The Keepers start to get shakier as they try to hold
their standoff. As for me, my wounds appear temporarily patched,
but between them and resource depletion, I’m not sure how fast I
can be when the moment requires.

The moment is brought on by neither side. One of the
hostages—an older woman—looks up at me with tears in her eyes and
screams


You have to kill them all!!!

She reaches up, grabs for the grenade held by her
left ear, and tries to wrench it free of her captor’s grip. I
credit him for not just shooting her in the head, but he loses
control enough that the “spoon” springs free.

Ram lunges forward, reaching for the grenade. The
Keeper is quick enough to get his intention and tosses it to him.
Ram catches it, crushes the spherical charge and tosses the
remaining fuse core down one of the tunnels where it pops and
flares harmlessly.
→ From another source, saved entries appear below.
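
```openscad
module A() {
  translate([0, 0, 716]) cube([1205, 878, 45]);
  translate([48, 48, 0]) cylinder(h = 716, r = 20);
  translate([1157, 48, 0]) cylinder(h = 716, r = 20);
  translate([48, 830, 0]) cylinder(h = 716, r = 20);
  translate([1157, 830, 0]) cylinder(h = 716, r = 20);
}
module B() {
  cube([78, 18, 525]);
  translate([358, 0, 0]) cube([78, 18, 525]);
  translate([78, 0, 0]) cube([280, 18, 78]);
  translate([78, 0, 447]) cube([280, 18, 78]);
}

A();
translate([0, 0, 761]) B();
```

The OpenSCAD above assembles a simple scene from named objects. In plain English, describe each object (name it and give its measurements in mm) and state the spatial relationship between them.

A is a table with a 1205×878 mm rectangular top, 45 mm thick, top surface at z = 761 mm, supported by four round legs of 40 mm diameter, each leg's bounding box inset 28 mm from the nearest pair of top edges, running from the floor.

B is a rectangular picture frame lying in the x–z plane (depth along y). The opening is 280 mm wide (x) by 369 mm tall (z), surrounded by a border 78 mm wide on all four sides. The frame is 18 mm deep and is made of two full-height vertical stiles with two horizontal rails fitted between them.

The picture frame is on top of the table.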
And I’m thinking we may have just come to a
point of understanding when one of Keeper officers reverts to
habit, aims his rifle at the back of the woman’s head and blows her
brain out through her face, spraying me and Ram with gore.
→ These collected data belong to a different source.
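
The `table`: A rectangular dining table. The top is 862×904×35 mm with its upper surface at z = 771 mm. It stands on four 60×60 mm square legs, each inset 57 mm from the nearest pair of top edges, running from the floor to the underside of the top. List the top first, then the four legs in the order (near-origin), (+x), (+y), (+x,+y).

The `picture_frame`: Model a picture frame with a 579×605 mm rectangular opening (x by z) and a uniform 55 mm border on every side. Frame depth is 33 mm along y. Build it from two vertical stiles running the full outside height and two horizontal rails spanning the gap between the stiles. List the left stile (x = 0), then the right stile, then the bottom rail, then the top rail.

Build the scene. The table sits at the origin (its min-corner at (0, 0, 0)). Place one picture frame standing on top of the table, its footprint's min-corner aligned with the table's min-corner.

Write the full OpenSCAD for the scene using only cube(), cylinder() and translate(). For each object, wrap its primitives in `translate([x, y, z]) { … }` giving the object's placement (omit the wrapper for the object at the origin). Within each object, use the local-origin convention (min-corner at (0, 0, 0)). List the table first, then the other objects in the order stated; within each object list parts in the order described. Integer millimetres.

translate([0, 0, 736]) cube([862, 904, 35]);
translate([57, 57, 0]) cube([60, 60, 736]);
translate([745, 57, 0]) cube([60, 60, 736]);
translate([57, 787, 0]) cube([60, 60, 736]);
translate([745, 787, 0]) cube([60, 60, 736]);
translate([0, 0, 771]) {
  cube([55, 33, 715]);
  translate([634, 0, 0]) cube([55, 33, 715]);
  translate([55, 0, 0]) cube([579, 33, 55]);
  translate([55, 0, 660]) cube([579, 33, 55]);
}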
The Keeper holding her lets her drop, his
blood-spattered face frozen in horror.

Before I can do anything myself, Ram answers in kind,
shooting the offending officer in the face as he tries to raise his
rifle. Then Ram shoots down the other two riflemen, so fast I can
barely differentiate the two shots.

I’ve drawn my own pistol, but haven’t used it. The
remaining five Keepers—four still with hostages—cower and
shake.

“Release them now,” Ram growls through his mask, eyes
glowing, horns coiling, “or I will kill every single one of you
myself.”

The Keeper I’d sent with my message is the first one
to set down his gun and replace the pin in his grenade. The others
follow suit, though one at a time. I feel the urge to shoot the
last one to surrender, just to make an example, but I don’t. Ram
collects their weapons, tells the remaining four Civvies to head
for the nearest hatch and wait for him, then he faces me.
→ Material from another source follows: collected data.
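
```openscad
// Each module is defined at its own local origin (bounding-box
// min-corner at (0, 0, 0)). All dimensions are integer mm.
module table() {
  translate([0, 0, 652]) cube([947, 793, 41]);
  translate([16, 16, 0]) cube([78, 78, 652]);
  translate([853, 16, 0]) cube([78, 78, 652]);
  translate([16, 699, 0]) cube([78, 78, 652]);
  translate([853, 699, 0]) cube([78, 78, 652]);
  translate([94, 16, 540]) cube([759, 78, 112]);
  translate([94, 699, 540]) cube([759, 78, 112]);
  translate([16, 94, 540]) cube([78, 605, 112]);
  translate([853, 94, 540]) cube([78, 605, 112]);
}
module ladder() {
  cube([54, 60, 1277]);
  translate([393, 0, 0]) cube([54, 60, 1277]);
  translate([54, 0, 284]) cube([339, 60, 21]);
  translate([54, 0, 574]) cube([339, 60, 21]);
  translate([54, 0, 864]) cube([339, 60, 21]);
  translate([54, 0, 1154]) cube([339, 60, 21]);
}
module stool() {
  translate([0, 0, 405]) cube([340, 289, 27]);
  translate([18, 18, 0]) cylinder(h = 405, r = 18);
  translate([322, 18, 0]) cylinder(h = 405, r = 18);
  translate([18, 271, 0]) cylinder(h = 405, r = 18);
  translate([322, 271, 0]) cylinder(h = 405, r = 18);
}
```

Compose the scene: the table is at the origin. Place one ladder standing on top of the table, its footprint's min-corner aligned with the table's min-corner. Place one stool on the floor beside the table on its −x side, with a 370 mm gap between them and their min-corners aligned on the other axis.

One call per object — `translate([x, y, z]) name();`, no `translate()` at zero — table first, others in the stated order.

table();
translate([0, 0, 693]) ladder();
translate([-710, 0, 0]) stool();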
“Give them your terms,” he tells me. I can feel his
rage, and under it, his anger at himself. He turns and walks out. I
realize this is his curse, and mine now: For all our power, we
can’t always save the people we want to. But we’re very good at
killing.

I repeat my warning about returning to Eureka. But I
also let them know that their links are slaved to us, so if they
should need our help, they need only call. I also remind them of
the threat of Asmodeus and his Harvesters, and tell them how best
to fight them (at least until they change tactics). Then I remind
them that Earth is right over their heads, and
they
aren’t
going anywhere.

I look down at the dead woman, her blood making a
thick puddle on the cut stone floor. Again, I suppress my urge to
end this the way Peter wants (though he isn’t pushing me that way
right now for some reason). I leave them to make whatever choice
they’re going to, and I go find Ram.

 

 

Chapter 3: Purpose

I find Ram outside the tunnels down-slope, pointing
the way home for those we rescued.

In my head, I can hear the Keepers’ links restored. I
hear them asking for updates, orders. I hear a shaky voice telling
them to stand down, to not fire on us or the Civvies, to let us
pass. It may be Dee faking it, but I don’t think so this time.

“I’ll ask Jak Straker to check up on them when she
can,” Ram tells me absently, looking back up where the Keeper
stronghold is hidden.

“They won’t sit put for long,” I assume the
worst.

“Would your people, if another power had just
disarmed you and threatened your families?” Ram reflects.

“We were a lot kinder than Asmodeus would have been.
Or Earth.”

“Threats they’ve only heard about from us,” he
discounts. “They won’t believe until they face them.”

“At which point, it may be too late.”